Alan Fein,
Huffington Post, August 24, 2008
http://www.huffingtonpost.com/alan-fein/on-the-amtrak-to-wilmingt_b_120885.htmlOne of the things we've been told about Joe Biden lately is that he takes the Amtrak home to Wilmington at the end of the day. The day I shared a car with him, I saw for myself that he doesn't just take the train. He works hard, and what I saw made an indelible impression.
It was late on a Friday afternoon in the mid-nineties, and I had finished some work in Washington and was meeting my wife up in New York for the weekend. I was in the next to last row of an Amtrak car when Senator Biden took the seat behind me. Soon after we left the station, he got on his cellphone. While a small part of my brain soaked in the newspaper, most of my attention was on what I was hearing.
This guy was working hard, and he was very, very smart. He had at least two conversations. One was with who I presumed to be a Senate staffer, and the other was with another Senator. The conversations focused on language in some domestic legislation. I was surprised and impressed with the level to which he drilled down. This was not just a big picture guy who left it to the staff to iron out the details. He had a deep and intricate knowledge not only of the subject matter of the legislation, but of how small changes in the bill could have huge impacts on what it was he was trying to accomplish.
What he was trying to accomplish was central to his efforts. What I witnessed was an earnestness, and a total lack of cynicism, that took me by surprise. This wasn't about anything other than getting the best results from this piece of legislation.
The other thing that impressed me about this guy was how he talked to the staffer, and to the other Senator. The tone with each was the same. He was collaborative, conversational, practical, and he didn't pull rank. He showed each of them respect, and gave them reason to take ownership in the issues they were discussing. At my law firm, we insist that everyone from our runners to our senior partners are treated with the same level of respect, so there is very little that impresses me more than to see someone who appears to operate under the same creed.
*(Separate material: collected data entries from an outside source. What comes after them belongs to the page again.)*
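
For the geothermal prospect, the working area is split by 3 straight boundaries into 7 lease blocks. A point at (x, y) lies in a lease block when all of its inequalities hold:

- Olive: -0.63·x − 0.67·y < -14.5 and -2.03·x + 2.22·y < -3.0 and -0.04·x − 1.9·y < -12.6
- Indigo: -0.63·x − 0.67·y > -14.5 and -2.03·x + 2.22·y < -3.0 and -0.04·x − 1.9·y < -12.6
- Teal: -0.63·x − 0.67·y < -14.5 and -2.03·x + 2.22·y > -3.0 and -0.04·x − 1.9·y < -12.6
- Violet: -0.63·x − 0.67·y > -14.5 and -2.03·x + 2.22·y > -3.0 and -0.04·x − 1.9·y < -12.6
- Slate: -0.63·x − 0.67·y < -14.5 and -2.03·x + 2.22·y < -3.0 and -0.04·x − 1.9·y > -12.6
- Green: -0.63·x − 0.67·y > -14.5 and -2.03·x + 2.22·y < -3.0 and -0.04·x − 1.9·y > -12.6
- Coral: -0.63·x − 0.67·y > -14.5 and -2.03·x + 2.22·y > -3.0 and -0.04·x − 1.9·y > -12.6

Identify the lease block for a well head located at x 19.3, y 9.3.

Olive

-0.63·19.3 − 0.67·9.3 = -18.390, which is < -14.5
-2.03·19.3 + 2.22·9.3 = -18.533, which is < -3.0
-0.04·19.3 − 1.9·9.3 = -18.442, which is < -12.6
This sign pattern matches Olive.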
In the years that followed, I noticed that whenever I saw Joe Biden on television, he would address whoever he was talking to, or talking with, the same way he addressed the staffer and the other Senator. Simply put, he is who he is, and it's easy to understand why he has colleagues who like him on both sides of the aisle. There were post-9/11 days when there was no room for debate with the neocon view of the world, and I worried deeply about what was happening to our country. I remember the first times I started feeling the least bit hopeful again about where we could go as a nation came when I would see Joe Biden and Chuck Hegel appear together on a Sunday talk show. Here were two men, two patriots, from different parties who could reach consensus on what we needed to do to get out of the mess we were in, and realized that the consensus was more important than the partisan divide.